Partie intégrante de l’EDD, éducation au développement durable, ces projets prennent de multiples formes : outre les potagers et jardins pédagogiques, il peut s’agir par exemple d’aménagement de bacs de tri dans les classes pour le recyclage du papier, d’une exposition sur les conséquences du réchauffement climatique pour informer l’ensemble des membres de la communauté éducative, de la mise en place d’un challenge entre classes pour économiser l’énergie en adoptant les bons gestes, etc. Mais ces projets ne se cantonnent pas aux seuls enjeux environnementaux : organiser une collecte de vêtements ou de produits alimentaires pour des associations caritatives, par exemple, fait partie des actions que peuvent mener les élèves dans le cadre de l’EDD, une éducation qui concerne de multiples thématiques, outre celles liées à la protection de l’environnement (lire en encadré ci-dessous).
Le rôle moteur des éco-délégués
Pour toutes ces actions menées dans les établissements scolaires, le rôle des éco-délégués est primordial. C’est à ces élèves qu’il revient d’être force de proposition, d’initier les projets, de motiver leurs camarades.
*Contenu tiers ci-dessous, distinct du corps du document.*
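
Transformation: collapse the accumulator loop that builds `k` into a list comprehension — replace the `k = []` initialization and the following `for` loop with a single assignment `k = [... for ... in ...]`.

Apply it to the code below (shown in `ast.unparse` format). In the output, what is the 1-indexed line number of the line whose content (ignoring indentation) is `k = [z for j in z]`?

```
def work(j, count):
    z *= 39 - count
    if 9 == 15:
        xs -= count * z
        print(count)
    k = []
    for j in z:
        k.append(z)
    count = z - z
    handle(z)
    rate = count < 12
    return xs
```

6

Transformed code:
def work(j, count):
    z *= 39 - count
    if 9 == 15:
        xs -= count * z
        print(count)
    k = [z for j in z]
    count = z - z
    handle(z)
    rate = count < 12
    return xs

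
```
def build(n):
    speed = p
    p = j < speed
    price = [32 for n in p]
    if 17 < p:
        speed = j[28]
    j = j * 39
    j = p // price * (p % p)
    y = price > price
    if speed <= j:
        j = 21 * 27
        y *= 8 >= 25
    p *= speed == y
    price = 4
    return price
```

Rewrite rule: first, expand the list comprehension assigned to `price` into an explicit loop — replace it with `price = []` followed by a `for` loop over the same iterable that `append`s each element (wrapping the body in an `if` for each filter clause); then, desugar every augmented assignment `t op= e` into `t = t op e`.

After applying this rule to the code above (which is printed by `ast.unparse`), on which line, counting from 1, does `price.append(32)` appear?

6

Transformed code:
def build(n):
    speed = p
    p = j < speed
    price = []
    for n in p:
        price.append(32)
    if 17 < p:
        speed = j[28]
    j = j * 39
    j = p // price * (p % p)
    y = price > price
    if speed <= j:
        j = 21 * 27
        y = y * (8 >= 25)
    p = p * (speed == y)
    price = 4
    return price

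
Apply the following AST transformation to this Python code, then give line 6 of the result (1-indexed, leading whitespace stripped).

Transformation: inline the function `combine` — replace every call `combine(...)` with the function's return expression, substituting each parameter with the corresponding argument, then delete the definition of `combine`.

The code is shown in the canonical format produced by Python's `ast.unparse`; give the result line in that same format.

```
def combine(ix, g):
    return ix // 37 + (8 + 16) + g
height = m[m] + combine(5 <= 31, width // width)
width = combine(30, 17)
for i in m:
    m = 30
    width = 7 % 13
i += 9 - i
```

i += 9 - i

Transformed code:
height = m[m] + ((5 <= 31) // 37 + (8 + 16) + width // width)
width = 30 // 37 + (8 + 16) + 17
for i in m:
    m = 30
    width = 7 % 13
i += 9 - i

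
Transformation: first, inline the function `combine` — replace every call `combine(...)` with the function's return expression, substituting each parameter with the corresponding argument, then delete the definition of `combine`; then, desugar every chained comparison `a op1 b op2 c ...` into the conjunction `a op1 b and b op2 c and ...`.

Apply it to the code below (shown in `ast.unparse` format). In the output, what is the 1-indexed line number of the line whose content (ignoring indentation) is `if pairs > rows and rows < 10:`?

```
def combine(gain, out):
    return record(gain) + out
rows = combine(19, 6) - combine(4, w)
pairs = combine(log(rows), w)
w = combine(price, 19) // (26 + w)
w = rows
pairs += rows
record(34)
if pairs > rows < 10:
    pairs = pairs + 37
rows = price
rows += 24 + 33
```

Transformed code:
rows = record(19) + 6 - (record(4) + w)
pairs = record(log(rows)) + w
w = (record(price) + 19) // (26 + w)
w = rows
pairs += rows
record(34)
if pairs > rows and rows < 10:
    pairs = pairs + 37
rows = price
rows += 24 + 33

7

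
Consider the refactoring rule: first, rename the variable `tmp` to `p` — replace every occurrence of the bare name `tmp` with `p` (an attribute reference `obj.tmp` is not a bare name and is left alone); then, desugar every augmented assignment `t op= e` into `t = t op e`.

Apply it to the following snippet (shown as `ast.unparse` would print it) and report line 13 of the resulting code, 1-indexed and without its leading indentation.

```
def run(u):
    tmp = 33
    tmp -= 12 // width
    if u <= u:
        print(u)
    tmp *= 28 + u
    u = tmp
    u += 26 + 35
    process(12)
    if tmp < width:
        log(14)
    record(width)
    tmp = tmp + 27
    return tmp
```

Transformed code:
def run(u):
    p = 33
    p = p - 12 // width
    if u <= u:
        print(u)
    p = p * (28 + u)
    u = p
    u = u + (26 + 35)
    process(12)
    if p < width:
        log(14)
    record(width)
    p = p + 27
    return p

p = p + 27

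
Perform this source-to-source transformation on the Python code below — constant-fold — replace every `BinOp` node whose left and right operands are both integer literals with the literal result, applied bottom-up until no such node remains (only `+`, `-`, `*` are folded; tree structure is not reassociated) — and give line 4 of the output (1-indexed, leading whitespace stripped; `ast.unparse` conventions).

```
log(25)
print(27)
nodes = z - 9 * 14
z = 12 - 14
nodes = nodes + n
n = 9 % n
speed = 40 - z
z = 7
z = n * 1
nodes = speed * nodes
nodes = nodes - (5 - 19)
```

Transformed code:
log(25)
print(27)
nodes = z - 126
z = -2
nodes = nodes + n
n = 9 % n
speed = 40 - z
z = 7
z = n * 1
nodes = speed * nodes
nodes = nodes - -14

z = -2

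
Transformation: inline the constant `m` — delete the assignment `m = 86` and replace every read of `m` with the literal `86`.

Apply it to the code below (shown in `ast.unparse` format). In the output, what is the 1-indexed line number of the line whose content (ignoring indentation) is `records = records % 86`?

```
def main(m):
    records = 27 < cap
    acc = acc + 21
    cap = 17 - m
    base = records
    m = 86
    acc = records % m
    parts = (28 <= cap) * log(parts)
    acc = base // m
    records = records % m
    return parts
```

9

Transformed code:
def main(m):
    records = 27 < cap
    acc = acc + 21
    cap = 17 - 86
    base = records
    acc = records % 86
    parts = (28 <= cap) * log(parts)
    acc = base // 86
    records = records % 86
    return parts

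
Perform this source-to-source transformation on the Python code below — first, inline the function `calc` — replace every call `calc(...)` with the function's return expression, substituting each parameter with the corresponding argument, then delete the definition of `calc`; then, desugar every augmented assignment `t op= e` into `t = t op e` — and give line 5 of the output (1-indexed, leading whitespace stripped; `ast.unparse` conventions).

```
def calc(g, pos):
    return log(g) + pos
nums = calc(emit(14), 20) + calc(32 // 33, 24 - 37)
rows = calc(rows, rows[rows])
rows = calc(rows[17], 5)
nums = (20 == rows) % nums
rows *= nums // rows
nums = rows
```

Transformed code:
nums = log(emit(14)) + 20 + (log(32 // 33) + (24 - 37))
rows = log(rows) + rows[rows]
rows = log(rows[17]) + 5
nums = (20 == rows) % nums
rows = rows * (nums // rows)
nums = rows

rows = rows * (nums // rows)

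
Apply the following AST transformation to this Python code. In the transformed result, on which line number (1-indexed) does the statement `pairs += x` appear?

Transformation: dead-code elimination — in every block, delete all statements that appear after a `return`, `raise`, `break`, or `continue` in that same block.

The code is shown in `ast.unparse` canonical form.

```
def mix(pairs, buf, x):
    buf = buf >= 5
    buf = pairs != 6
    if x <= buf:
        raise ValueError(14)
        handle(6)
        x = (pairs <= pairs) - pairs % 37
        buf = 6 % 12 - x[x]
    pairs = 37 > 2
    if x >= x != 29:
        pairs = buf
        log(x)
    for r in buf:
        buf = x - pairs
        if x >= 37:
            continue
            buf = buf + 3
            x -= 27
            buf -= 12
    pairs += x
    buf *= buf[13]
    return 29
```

14

Transformed code:
def mix(pairs, buf, x):
    buf = buf >= 5
    buf = pairs != 6
    if x <= buf:
        raise ValueError(14)
    pairs = 37 > 2
    if x >= x != 29:
        pairs = buf
        log(x)
    for r in buf:
        buf = x - pairs
        if x >= 37:
            continue
    pairs += x
    buf *= buf[13]
    return 29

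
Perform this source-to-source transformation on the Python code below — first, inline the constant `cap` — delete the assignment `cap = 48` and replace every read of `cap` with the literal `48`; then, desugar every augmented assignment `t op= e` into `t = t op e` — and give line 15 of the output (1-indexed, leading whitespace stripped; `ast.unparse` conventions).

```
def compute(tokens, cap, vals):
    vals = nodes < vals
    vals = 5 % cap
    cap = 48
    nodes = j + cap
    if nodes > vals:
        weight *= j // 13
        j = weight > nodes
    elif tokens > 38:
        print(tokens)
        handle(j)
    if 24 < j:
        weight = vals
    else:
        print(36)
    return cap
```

Transformed code:
def compute(tokens, cap, vals):
    vals = nodes < vals
    vals = 5 % 48
    nodes = j + 48
    if nodes > vals:
        weight = weight * (j // 13)
        j = weight > nodes
    elif tokens > 38:
        print(tokens)
        handle(j)
    if 24 < j:
        weight = vals
    else:
        print(36)
    return 48

return 48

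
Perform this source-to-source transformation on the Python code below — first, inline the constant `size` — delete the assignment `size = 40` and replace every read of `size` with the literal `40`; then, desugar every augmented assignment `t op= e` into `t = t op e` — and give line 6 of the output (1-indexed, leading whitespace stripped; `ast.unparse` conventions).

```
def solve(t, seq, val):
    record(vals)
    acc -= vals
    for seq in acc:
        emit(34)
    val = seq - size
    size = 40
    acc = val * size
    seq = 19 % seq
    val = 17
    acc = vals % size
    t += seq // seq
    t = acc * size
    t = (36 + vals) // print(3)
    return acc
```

val = seq - 40

Transformed code:
def solve(t, seq, val):
    record(vals)
    acc = acc - vals
    for seq in acc:
        emit(34)
    val = seq - 40
    acc = val * 40
    seq = 19 % seq
    val = 17
    acc = vals % 40
    t = t + seq // seq
    t = acc * 40
    t = (36 + vals) // print(3)
    return acc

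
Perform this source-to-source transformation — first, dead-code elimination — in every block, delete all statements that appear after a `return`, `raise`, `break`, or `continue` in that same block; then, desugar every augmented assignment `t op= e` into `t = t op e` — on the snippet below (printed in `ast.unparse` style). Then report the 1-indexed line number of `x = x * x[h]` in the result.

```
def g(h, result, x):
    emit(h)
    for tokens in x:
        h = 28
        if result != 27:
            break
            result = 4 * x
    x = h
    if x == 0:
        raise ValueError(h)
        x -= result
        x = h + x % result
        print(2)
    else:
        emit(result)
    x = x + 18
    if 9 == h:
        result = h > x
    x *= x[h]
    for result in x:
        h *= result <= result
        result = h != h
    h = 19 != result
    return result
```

15

Transformed code:
def g(h, result, x):
    emit(h)
    for tokens in x:
        h = 28
        if result != 27:
            break
    x = h
    if x == 0:
        raise ValueError(h)
    else:
        emit(result)
    x = x + 18
    if 9 == h:
        result = h > x
    x = x * x[h]
    for result in x:
        h = h * (result <= result)
        result = h != h
    h = 19 != result
    return result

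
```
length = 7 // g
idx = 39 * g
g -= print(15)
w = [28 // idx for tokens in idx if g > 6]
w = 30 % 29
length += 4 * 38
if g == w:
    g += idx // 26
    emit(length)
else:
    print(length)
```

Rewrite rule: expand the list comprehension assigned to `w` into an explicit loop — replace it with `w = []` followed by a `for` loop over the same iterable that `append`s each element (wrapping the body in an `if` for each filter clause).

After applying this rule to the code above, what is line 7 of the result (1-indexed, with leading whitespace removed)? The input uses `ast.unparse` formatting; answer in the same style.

Transformed code:
length = 7 // g
idx = 39 * g
g -= print(15)
w = []
for tokens in idx:
    if g > 6:
        w.append(28 // idx)
w = 30 % 29
length += 4 * 38
if g == w:
    g += idx // 26
    emit(length)
else:
    print(length)

w.append(28 // idx)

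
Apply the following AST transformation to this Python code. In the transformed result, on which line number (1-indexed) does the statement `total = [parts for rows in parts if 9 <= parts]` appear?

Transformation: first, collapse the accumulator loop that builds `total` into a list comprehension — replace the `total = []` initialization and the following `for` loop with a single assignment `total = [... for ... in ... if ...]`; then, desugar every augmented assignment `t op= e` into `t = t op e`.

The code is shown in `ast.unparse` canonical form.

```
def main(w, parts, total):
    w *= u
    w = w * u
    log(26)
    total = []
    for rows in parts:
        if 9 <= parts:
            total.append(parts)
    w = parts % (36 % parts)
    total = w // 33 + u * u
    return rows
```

5

Transformed code:
def main(w, parts, total):
    w = w * u
    w = w * u
    log(26)
    total = [parts for rows in parts if 9 <= parts]
    w = parts % (36 % parts)
    total = w // 33 + u * u
    return rows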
Depuis la rentrée 2019, chaque collège et lycée désigne au moins un binôme fille-garçon d’éco-délégués par établissement.
Au primaire, où la désignation d’éco-délégués est encouragée, l’impulsion pour mener des projets liés au développement durable dépend principalement des équipes éducatives.
Outre les actions menées dans les écoles et les établissements scolaires, l’EDD dispensée aux élèves passe également par la case « enseignement en classe ». Et toutes les disciplines sont concernées, certaines plus que d’autres, telles la géographie et la SVT (sciences et vie de la Terre), ou encore l’EMC, éducation morale et civique, où sont étudiées notamment les notions de solidarité, d’égalité entre filles et garçons et de respect de la personne.
Dans le cadre du plan global « Une École engagée pour le développement durable et la transition écologique », soulignons également que les nouveaux programmes du cycle 1 au cycle 4 (de la petite section de maternelle à la classe de 3e) ont été modifiés afin de renforcer les enseignements concernant le changement climatique, la biodiversité et le développement durable. Mais plus qu’un enseignement, c’est bien d’une éducation, large et tous azimuts, dont il s’agit concernant le développement durable ; « des citoyens adultes qui forment les apprentis citoyens élèves à la citoyenneté », comme le rappelle justement notre grand témoin, Muriel Dagens.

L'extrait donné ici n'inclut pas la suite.